A Child Hopes
Written by -M. Taggart
A child too young to crawl had no parents. A man placed the child in a crib and walked away while listening to its suffering cries. The infant had no understanding of the fading footsteps, but fully felt the abandonment.
Near the crib, carved into the cold stone wall, was the saying, ‘These stones wash my mind.’ A smiling face was left as a signature.
A nine-year-old had created the message.
Etched into the wood floor beneath the infant’s crib was another, ‘My thoughts are new this morning having never been thought before.’ Another smiling face was left as a signature.
‘What are you doing?’ Nick’s grandfather asked.
‘Reading.’ Nick replied. He held onto a nail. He was helping his grandfather in the garage.
‘Oddly, I never read much. But, when I did, it changed me.’
Nick’s grandfather was a large man. He wore grey work pants and a white t-shirt with suspenders.
‘Grandpa, what does this means? “These stones wash my mind.” That’s what it says in the book.’
Nick’s grandfather stopped fidgeting with the bird feeder he was building. Looking at the rafters, then his boots, he shook his head, ‘You might want to find another book.’ He reached a window with his eyes, and noticed how the sunlight spilled around the clouds.
Nick didn’t want to find another book. This book was too important. And he didn’t miss his grandfather’s face when he’d asked. He saw. He saw fully. Nick looked at the nail in his hand. It was metal. It smelled like metal. It looked like metal. It tasted like metal. But these words didn’t taste, or look like anything, but words. Though, he felt them.
‘Why didn’t you read much? That doesn’t make sense. If it changed you, was it for the better, or worse.’ Nick asked.
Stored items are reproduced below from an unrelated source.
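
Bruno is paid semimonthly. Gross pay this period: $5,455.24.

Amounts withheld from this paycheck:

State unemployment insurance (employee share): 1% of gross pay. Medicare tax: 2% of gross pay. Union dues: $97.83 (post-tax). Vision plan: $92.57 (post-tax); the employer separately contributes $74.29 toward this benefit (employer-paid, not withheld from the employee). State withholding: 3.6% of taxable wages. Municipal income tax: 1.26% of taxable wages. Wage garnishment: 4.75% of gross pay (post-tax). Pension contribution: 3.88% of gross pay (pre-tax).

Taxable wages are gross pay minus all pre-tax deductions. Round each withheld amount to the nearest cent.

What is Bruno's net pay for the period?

$4,375.57

Pension contribution: $5,455.24 × 0.0388 = $211.66
Taxable wages = $5,455.24 − $211.66 = $5,243.58
State withholding: $5,243.58 × 0.036 = $188.77
Municipal income tax: $5,243.58 × 0.0126 = $66.07
State unemployment insurance (employee share): $5,455.24 × 0.01 = $54.55
Medicare tax: $5,455.24 × 0.02 = $109.10
Wage garnishment: $5,455.24 × 0.0475 = $259.12
Vision plan: $92.57
Union dues: $97.83
(Employer's $74.29 toward vision plan is not withheld from the employee.)
Total deductions = $211.66 + $188.77 + $66.07 + $54.55 + $109.10 + $259.12 + $92.57 + $97.83 = $1,079.67
Net pay = $5,455.24 − $1,079.67 = $4,375.57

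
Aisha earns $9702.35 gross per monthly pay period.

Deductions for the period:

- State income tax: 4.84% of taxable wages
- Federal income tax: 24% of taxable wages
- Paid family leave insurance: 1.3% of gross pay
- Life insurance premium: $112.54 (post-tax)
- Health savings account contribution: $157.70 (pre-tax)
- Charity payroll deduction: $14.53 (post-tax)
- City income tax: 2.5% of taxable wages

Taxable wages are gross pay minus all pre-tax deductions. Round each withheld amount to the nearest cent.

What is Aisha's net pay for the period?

Health savings account contribution: $157.70
Taxable wages = $9702.35 − $157.70 = $9544.65
State income tax: $9544.65 × 0.0484 = $461.96
Federal income tax: $9544.65 × 0.24 = $2290.72
City income tax: $9544.65 × 0.025 = $238.62
Paid family leave insurance: $9702.35 × 0.013 = $126.13
Life insurance premium: $112.54
Charity payroll deduction: $14.53
Total deductions = $157.70 + $461.96 + $2290.72 + $238.62 + $126.13 + $112.54 + $14.53 = $3402.20
Net pay = $9702.35 − $3402.20 = $6300.15

$6300.15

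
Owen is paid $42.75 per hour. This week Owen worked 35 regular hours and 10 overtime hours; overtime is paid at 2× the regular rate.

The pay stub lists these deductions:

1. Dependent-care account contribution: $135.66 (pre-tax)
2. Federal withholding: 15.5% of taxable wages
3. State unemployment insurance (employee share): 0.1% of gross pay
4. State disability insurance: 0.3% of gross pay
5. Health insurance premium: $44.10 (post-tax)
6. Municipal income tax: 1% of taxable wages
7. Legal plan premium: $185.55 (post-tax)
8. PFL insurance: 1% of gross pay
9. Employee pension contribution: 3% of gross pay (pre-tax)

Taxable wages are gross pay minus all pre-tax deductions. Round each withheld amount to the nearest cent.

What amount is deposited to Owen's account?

Regular pay: 35 × $42.75 = $1,496.25
Overtime pay: 10 × $42.75 × 2 = $855.00
Gross pay = $1,496.25 + $855.00 = $2,351.25
Employee pension contribution: $2,351.25 × 0.03 = $70.54
Dependent-care account contribution: $135.66
Pre-tax total = $70.54 + $135.66 = $206.20
Taxable wages = $2,351.25 − $206.20 = $2,145.05
Municipal income tax: $2,145.05 × 0.01 = $21.45
Federal withholding: $2,145.05 × 0.155 = $332.48
State unemployment insurance (employee share): $2,351.25 × 0.001 = $2.35
PFL insurance: $2,351.25 × 0.01 = $23.51
State disability insurance: $2,351.25 × 0.003 = $7.05
Health insurance premium: $44.10
Legal plan premium: $185.55
Total deductions = $70.54 + $135.66 + $21.45 + $332.48 + $2.35 + $23.51 + $7.05 + $44.10 + $185.55 = $822.69
Net pay = $2,351.25 − $822.69 = $1,528.56

$1,528.56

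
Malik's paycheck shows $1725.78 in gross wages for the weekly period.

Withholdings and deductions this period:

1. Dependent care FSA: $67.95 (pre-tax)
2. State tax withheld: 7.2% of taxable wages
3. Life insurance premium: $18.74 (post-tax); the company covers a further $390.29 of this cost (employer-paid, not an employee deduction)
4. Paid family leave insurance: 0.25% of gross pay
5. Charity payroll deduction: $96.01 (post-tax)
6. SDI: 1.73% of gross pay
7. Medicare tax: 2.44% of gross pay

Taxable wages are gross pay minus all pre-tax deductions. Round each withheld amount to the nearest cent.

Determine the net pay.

$1347.44

Dependent care FSA: $67.95
Taxable wages = $1725.78 − $67.95 = $1657.83
State tax withheld: $1657.83 × 0.072 = $119.36
SDI: $1725.78 × 0.0173 = $29.86
Medicare tax: $1725.78 × 0.0244 = $42.11
Paid family leave insurance: $1725.78 × 0.0025 = $4.31
Life insurance premium: $18.74
Charity payroll deduction: $96.01
(Employer's $390.29 toward life insurance premium is not withheld from the employee.)
Total deductions = $67.95 + $119.36 + $29.86 + $42.11 + $4.31 + $18.74 + $96.01 = $378.34
Net pay = $1725.78 − $378.34 = $1347.44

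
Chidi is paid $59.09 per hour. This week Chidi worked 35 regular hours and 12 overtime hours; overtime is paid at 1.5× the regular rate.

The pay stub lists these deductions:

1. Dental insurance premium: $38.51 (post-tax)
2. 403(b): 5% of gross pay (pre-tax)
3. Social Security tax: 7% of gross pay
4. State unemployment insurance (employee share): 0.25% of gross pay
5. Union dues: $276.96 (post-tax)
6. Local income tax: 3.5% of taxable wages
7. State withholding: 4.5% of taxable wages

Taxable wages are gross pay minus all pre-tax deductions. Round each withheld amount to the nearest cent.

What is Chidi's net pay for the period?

$2,194.65

Regular pay: 35 × $59.09 = $2,068.15
Overtime pay: 12 × $59.09 × 1.5 = $1,063.62
Gross pay = $2,068.15 + $1,063.62 = $3,131.77
403(b): $3,131.77 × 0.05 = $156.59
Taxable wages = $3,131.77 − $156.59 = $2,975.18
Local income tax: $2,975.18 × 0.035 = $104.13
State withholding: $2,975.18 × 0.045 = $133.88
Social Security tax: $3,131.77 × 0.07 = $219.22
State unemployment insurance (employee share): $3,131.77 × 0.0025 = $7.83
Dental insurance premium: $38.51
Union dues: $276.96
Total deductions = $156.59 + $104.13 + $133.88 + $219.22 + $7.83 + $38.51 + $276.96 = $937.12
Net pay = $3,131.77 − $937.12 = $2,194.65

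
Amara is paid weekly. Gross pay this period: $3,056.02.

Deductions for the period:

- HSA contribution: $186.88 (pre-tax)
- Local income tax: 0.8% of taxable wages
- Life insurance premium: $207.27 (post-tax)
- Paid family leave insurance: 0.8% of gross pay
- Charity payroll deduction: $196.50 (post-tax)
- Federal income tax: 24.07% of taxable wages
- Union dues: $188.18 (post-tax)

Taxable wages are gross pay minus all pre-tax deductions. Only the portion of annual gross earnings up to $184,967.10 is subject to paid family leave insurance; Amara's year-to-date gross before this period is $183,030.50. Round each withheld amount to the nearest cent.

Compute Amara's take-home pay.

HSA contribution: $186.88
Taxable wages = $3,056.02 − $186.88 = $2,869.14
Federal income tax: $2,869.14 × 0.2407 = $690.60
Local income tax: $2,869.14 × 0.008 = $22.95
Paid family leave insurance: only $184,967.10 − $183,030.50 = $1,936.60 of this check is subject → $1,936.60 × 0.008 = $15.49
Charity payroll deduction: $196.50
Life insurance premium: $207.27
Union dues: $188.18
Total deductions = $186.88 + $690.60 + $22.95 + $15.49 + $196.50 + $207.27 + $188.18 = $1,507.87
Net pay = $3,056.02 − $1,507.87 = $1,548.15

$1,548.15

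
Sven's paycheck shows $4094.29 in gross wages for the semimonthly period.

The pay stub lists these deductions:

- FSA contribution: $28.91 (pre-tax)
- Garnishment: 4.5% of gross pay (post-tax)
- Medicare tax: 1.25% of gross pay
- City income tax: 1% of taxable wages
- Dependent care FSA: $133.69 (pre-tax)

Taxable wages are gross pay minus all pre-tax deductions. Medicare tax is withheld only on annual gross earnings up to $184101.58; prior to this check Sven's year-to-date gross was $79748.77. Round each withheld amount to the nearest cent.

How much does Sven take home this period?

$3656.95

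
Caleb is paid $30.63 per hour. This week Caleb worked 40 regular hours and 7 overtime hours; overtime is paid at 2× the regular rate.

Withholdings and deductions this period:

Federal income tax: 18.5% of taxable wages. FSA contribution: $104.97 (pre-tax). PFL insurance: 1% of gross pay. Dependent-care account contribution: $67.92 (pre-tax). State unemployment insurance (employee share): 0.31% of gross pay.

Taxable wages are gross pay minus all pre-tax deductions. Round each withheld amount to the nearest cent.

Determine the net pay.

Regular pay: 40 × $30.63 = $1,225.20
Overtime pay: 7 × $30.63 × 2 = $428.82
Gross pay = $1,225.20 + $428.82 = $1,654.02
Dependent-care account contribution: $67.92
FSA contribution: $104.97
Pre-tax total = $67.92 + $104.97 = $172.89
Taxable wages = $1,654.02 − $172.89 = $1,481.13
Federal income tax: $1,481.13 × 0.185 = $274.01
PFL insurance: $1,654.02 × 0.01 = $16.54
State unemployment insurance (employee share): $1,654.02 × 0.0031 = $5.13
Total deductions = $67.92 + $104.97 + $274.01 + $16.54 + $5.13 = $468.57
Net pay = $1,654.02 − $468.57 = $1,185.45

$1,185.45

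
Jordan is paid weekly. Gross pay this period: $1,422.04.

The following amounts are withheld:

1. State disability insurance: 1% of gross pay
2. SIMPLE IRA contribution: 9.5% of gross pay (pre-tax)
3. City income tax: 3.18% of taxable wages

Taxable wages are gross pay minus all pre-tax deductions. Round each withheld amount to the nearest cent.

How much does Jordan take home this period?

$1,231.80

SIMPLE IRA contribution: $1,422.04 × 0.095 = $135.09
Taxable wages = $1,422.04 − $135.09 = $1,286.95
City income tax: $1,286.95 × 0.0318 = $40.93
State disability insurance: $1,422.04 × 0.01 = $14.22
Total deductions = $135.09 + $40.93 + $14.22 = $190.24
Net pay = $1,422.04 − $190.24 = $1,231.80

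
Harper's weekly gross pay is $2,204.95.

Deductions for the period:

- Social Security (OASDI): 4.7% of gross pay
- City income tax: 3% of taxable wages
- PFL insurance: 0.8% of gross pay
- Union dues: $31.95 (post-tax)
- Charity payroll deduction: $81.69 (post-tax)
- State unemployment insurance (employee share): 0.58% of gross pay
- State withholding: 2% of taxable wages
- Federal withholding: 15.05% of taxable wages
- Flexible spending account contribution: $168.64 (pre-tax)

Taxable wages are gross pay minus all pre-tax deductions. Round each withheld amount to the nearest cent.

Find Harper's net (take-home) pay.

Flexible spending account contribution: $168.64
Taxable wages = $2,204.95 − $168.64 = $2,036.31
State withholding: $2,036.31 × 0.02 = $40.73
Federal withholding: $2,036.31 × 0.1505 = $306.46
City income tax: $2,036.31 × 0.03 = $61.09
State unemployment insurance (employee share): $2,204.95 × 0.0058 = $12.79
PFL insurance: $2,204.95 × 0.008 = $17.64
Social Security (OASDI): $2,204.95 × 0.047 = $103.63
Charity payroll deduction: $81.69
Union dues: $31.95
Total deductions = $168.64 + $40.73 + $306.46 + $61.09 + $12.79 + $17.64 + $103.63 + $81.69 + $31.95 = $824.62
Net pay = $2,204.95 − $824.62 = $1,380.33

$1,380.33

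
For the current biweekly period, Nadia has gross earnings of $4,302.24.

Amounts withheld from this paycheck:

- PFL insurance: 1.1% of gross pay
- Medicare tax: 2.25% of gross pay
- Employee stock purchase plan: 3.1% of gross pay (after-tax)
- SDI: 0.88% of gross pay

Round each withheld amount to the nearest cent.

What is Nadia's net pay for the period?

PFL insurance: $4,302.24 × 0.011 = $47.32
SDI: $4,302.24 × 0.0088 = $37.86
Medicare tax: $4,302.24 × 0.0225 = $96.80
Employee stock purchase plan: $4,302.24 × 0.031 = $133.37
Total deductions = $47.32 + $37.86 + $96.80 + $133.37 = $315.35
Net pay = $4,302.24 − $315.35 = $3,986.89

$3,986.89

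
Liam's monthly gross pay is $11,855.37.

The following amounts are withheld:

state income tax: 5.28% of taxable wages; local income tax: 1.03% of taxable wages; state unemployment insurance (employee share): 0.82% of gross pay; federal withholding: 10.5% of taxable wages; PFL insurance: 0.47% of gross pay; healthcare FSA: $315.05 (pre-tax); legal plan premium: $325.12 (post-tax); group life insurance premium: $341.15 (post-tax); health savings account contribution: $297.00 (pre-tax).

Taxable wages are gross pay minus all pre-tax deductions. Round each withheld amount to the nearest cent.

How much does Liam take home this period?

Healthcare FSA: $315.05
Health savings account contribution: $297.00
Pre-tax total = $315.05 + $297.00 = $612.05
Taxable wages = $11,855.37 − $612.05 = $11,243.32
Local income tax: $11,243.32 × 0.0103 = $115.81
State income tax: $11,243.32 × 0.0528 = $593.65
Federal withholding: $11,243.32 × 0.105 = $1,180.55
State unemployment insurance (employee share): $11,855.37 × 0.0082 = $97.21
PFL insurance: $11,855.37 × 0.0047 = $55.72
Group life insurance premium: $341.15
Legal plan premium: $325.12
Total deductions = $315.05 + $297.00 + $115.81 + $593.65 + $1,180.55 + $97.21 + $55.72 + $341.15 + $325.12 = $3,321.26
Net pay = $11,855.37 − $3,321.26 = $8,534.11

$8,534.11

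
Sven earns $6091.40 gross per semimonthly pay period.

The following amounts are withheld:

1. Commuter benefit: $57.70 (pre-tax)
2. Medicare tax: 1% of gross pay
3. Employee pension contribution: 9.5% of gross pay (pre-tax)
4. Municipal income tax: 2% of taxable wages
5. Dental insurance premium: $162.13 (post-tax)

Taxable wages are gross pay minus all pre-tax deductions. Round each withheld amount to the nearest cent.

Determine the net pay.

$5122.88

Employee pension contribution: $6091.40 × 0.095 = $578.68
Commuter benefit: $57.70
Pre-tax total = $578.68 + $57.70 = $636.38
Taxable wages = $6091.40 − $636.38 = $5455.02
Municipal income tax: $5455.02 × 0.02 = $109.10
Medicare tax: $6091.40 × 0.01 = $60.91
Dental insurance premium: $162.13
Total deductions = $578.68 + $57.70 + $109.10 + $60.91 + $162.13 = $968.52
Net pay = $6091.40 − $968.52 = $5122.88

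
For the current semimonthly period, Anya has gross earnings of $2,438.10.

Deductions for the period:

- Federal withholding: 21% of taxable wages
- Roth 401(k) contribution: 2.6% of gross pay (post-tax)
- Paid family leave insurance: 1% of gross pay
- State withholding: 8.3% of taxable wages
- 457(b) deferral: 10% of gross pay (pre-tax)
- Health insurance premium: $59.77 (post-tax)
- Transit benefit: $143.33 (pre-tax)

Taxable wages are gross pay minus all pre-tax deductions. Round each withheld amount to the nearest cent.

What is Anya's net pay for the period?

$1,302.49

Transit benefit: $143.33
457(b) deferral: $2,438.10 × 0.1 = $243.81
Pre-tax total = $143.33 + $243.81 = $387.14
Taxable wages = $2,438.10 − $387.14 = $2,050.96
Federal withholding: $2,050.96 × 0.21 = $430.70
State withholding: $2,050.96 × 0.083 = $170.23
Paid family leave insurance: $2,438.10 × 0.01 = $24.38
Roth 401(k) contribution: $2,438.10 × 0.026 = $63.39
Health insurance premium: $59.77
Total deductions = $143.33 + $243.81 + $430.70 + $170.23 + $24.38 + $63.39 + $59.77 = $1,135.61
Net pay = $2,438.10 − $1,135.61 = $1,302.49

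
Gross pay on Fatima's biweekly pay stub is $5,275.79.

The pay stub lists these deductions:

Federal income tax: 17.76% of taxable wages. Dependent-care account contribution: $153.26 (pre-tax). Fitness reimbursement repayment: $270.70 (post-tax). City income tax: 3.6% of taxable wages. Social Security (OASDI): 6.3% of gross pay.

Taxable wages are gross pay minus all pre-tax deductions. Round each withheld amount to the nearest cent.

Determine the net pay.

Dependent-care account contribution: $153.26
Taxable wages = $5,275.79 − $153.26 = $5,122.53
Federal income tax: $5,122.53 × 0.1776 = $909.76
City income tax: $5,122.53 × 0.036 = $184.41
Social Security (OASDI): $5,275.79 × 0.063 = $332.37
Fitness reimbursement repayment: $270.70
Total deductions = $153.26 + $909.76 + $184.41 + $332.37 + $270.70 = $1,850.50
Net pay = $5,275.79 − $1,850.50 = $3,425.29

$3,425.29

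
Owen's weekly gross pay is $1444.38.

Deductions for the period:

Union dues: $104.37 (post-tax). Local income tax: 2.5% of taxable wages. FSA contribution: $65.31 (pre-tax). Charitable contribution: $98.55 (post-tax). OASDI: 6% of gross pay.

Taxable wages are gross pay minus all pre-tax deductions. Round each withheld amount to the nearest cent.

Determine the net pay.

FSA contribution: $65.31
Taxable wages = $1444.38 − $65.31 = $1379.07
Local income tax: $1379.07 × 0.025 = $34.48
OASDI: $1444.38 × 0.06 = $86.66
Union dues: $104.37
Charitable contribution: $98.55
Total deductions = $65.31 + $34.48 + $86.66 + $104.37 + $98.55 = $389.37
Net pay = $1444.38 − $389.37 = $1055.01

$1055.01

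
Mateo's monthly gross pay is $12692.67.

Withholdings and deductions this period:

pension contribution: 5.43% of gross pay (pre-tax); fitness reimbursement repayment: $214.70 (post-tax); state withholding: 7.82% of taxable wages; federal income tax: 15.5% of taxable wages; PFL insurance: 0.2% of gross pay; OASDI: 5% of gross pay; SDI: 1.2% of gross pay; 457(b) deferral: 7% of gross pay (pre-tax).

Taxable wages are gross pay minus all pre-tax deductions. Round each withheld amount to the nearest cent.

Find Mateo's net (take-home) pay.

$7495.93

457(b) deferral: $12692.67 × 0.07 = $888.49
Pension contribution: $12692.67 × 0.0543 = $689.21
Pre-tax total = $888.49 + $689.21 = $1577.70
Taxable wages = $12692.67 − $1577.70 = $11114.97
Federal income tax: $11114.97 × 0.155 = $1722.82
State withholding: $11114.97 × 0.0782 = $869.19
PFL insurance: $12692.67 × 0.002 = $25.39
OASDI: $12692.67 × 0.05 = $634.63
SDI: $12692.67 × 0.012 = $152.31
Fitness reimbursement repayment: $214.70
Total deductions = $888.49 + $689.21 + $1722.82 + $869.19 + $25.39 + $634.63 + $152.31 + $214.70 = $5196.74
Net pay = $12692.67 − $5196.74 = $7495.93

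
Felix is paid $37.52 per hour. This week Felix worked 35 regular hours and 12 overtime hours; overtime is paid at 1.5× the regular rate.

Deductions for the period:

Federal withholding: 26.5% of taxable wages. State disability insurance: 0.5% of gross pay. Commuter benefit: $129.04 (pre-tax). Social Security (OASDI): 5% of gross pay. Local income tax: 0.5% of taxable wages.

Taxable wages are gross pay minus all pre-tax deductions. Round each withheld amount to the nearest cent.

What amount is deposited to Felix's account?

$1248.08

Regular pay: 35 × $37.52 = $1313.20
Overtime pay: 12 × $37.52 × 1.5 = $675.36
Gross pay = $1313.20 + $675.36 = $1988.56
Commuter benefit: $129.04
Taxable wages = $1988.56 − $129.04 = $1859.52
Local income tax: $1859.52 × 0.005 = $9.30
Federal withholding: $1859.52 × 0.265 = $492.77
State disability insurance: $1988.56 × 0.005 = $9.94
Social Security (OASDI): $1988.56 × 0.05 = $99.43
Total deductions = $129.04 + $9.30 + $492.77 + $9.94 + $99.43 = $740.48
Net pay = $1988.56 − $740.48 = $1248.08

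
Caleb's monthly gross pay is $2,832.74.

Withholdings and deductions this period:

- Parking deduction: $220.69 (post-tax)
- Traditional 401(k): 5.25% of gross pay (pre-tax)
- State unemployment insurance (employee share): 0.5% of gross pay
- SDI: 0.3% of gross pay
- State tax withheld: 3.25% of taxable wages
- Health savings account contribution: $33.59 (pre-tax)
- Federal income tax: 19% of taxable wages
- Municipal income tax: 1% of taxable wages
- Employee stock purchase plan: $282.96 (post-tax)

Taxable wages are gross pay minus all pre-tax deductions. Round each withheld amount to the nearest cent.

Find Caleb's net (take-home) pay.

Traditional 401(k): $2,832.74 × 0.0525 = $148.72
Health savings account contribution: $33.59
Pre-tax total = $148.72 + $33.59 = $182.31
Taxable wages = $2,832.74 − $182.31 = $2,650.43
State tax withheld: $2,650.43 × 0.0325 = $86.14
Municipal income tax: $2,650.43 × 0.01 = $26.50
Federal income tax: $2,650.43 × 0.19 = $503.58
State unemployment insurance (employee share): $2,832.74 × 0.005 = $14.16
SDI: $2,832.74 × 0.003 = $8.50
Employee stock purchase plan: $282.96
Parking deduction: $220.69
Total deductions = $148.72 + $33.59 + $86.14 + $26.50 + $503.58 + $14.16 + $8.50 + $282.96 + $220.69 = $1,324.84
Net pay = $2,832.74 − $1,324.84 = $1,507.90

$1,507.90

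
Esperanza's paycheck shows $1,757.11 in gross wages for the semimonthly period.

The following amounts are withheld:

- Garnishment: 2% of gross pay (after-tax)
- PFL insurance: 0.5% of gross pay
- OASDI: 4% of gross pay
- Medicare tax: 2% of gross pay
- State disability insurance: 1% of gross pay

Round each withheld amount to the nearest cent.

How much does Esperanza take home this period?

PFL insurance: $1,757.11 × 0.005 = $8.79
Medicare tax: $1,757.11 × 0.02 = $35.14
State disability insurance: $1,757.11 × 0.01 = $17.57
OASDI: $1,757.11 × 0.04 = $70.28
Garnishment: $1,757.11 × 0.02 = $35.14
Total deductions = $8.79 + $35.14 + $17.57 + $70.28 + $35.14 = $166.92
Net pay = $1,757.11 − $166.92 = $1,590.19

$1,590.19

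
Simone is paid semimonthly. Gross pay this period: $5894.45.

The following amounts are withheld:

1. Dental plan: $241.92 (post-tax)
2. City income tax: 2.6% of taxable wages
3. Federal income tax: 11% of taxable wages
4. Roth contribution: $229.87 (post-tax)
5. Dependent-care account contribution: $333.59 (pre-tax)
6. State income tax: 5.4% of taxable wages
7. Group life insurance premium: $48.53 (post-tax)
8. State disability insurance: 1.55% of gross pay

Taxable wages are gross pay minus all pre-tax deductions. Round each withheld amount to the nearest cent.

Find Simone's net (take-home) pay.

Dependent-care account contribution: $333.59
Taxable wages = $5894.45 − $333.59 = $5560.86
State income tax: $5560.86 × 0.054 = $300.29
Federal income tax: $5560.86 × 0.11 = $611.69
City income tax: $5560.86 × 0.026 = $144.58
State disability insurance: $5894.45 × 0.0155 = $91.36
Roth contribution: $229.87
Dental plan: $241.92
Group life insurance premium: $48.53
Total deductions = $333.59 + $300.29 + $611.69 + $144.58 + $91.36 + $229.87 + $241.92 + $48.53 = $2001.83
Net pay = $5894.45 − $2001.83 = $3892.62

$3892.62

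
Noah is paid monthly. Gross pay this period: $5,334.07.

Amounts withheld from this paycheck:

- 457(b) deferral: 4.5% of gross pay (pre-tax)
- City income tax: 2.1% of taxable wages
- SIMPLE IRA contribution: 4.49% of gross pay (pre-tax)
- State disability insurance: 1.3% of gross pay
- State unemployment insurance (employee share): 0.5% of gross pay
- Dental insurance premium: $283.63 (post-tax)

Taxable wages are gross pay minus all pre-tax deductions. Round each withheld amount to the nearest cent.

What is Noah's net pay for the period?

$4,372.95

457(b) deferral: $5,334.07 × 0.045 = $240.03
SIMPLE IRA contribution: $5,334.07 × 0.0449 = $239.50
Pre-tax total = $240.03 + $239.50 = $479.53
Taxable wages = $5,334.07 − $479.53 = $4,854.54
City income tax: $4,854.54 × 0.021 = $101.95
State unemployment insurance (employee share): $5,334.07 × 0.005 = $26.67
State disability insurance: $5,334.07 × 0.013 = $69.34
Dental insurance premium: $283.63
Total deductions = $240.03 + $239.50 + $101.95 + $26.67 + $69.34 + $283.63 = $961.12
Net pay = $5,334.07 − $961.12 = $4,372.95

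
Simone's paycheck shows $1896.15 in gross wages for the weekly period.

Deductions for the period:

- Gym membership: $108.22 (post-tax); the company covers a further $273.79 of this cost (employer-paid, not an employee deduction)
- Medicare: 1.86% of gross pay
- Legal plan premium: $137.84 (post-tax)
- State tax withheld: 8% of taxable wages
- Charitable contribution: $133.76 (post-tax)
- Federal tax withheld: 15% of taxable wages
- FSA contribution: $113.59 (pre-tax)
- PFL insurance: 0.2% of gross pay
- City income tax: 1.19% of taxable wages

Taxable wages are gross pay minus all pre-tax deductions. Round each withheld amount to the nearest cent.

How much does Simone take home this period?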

‘They were fluff. So much fluff. And the eyes reading them never cared. They read because they read. But, a few, changed me because they were meant to be written. And when I read them they made me to see.’
‘To see what?’
‘That’s not really the question. ‘These stones wash my mind.’ That’s the question. Be careful to not lose focus. If you want an answer to a question, truly want it, never stop until that one question is fully answered. Then, move to the next.’
Nick felt shamed. His cheeks filled red with emotion. He stood to walk from the garage and let the nail drop to the cement floor. It wasn’t that he couldn’t focus.
‘If you had answered my question the first time I asked it, I wouldn’t have had to rework new questions to again come to the first. And if it’s too hard for you to talk about, why’d you write the book?’
Nick walked out of the garage. Sunlight lit his young shoulders.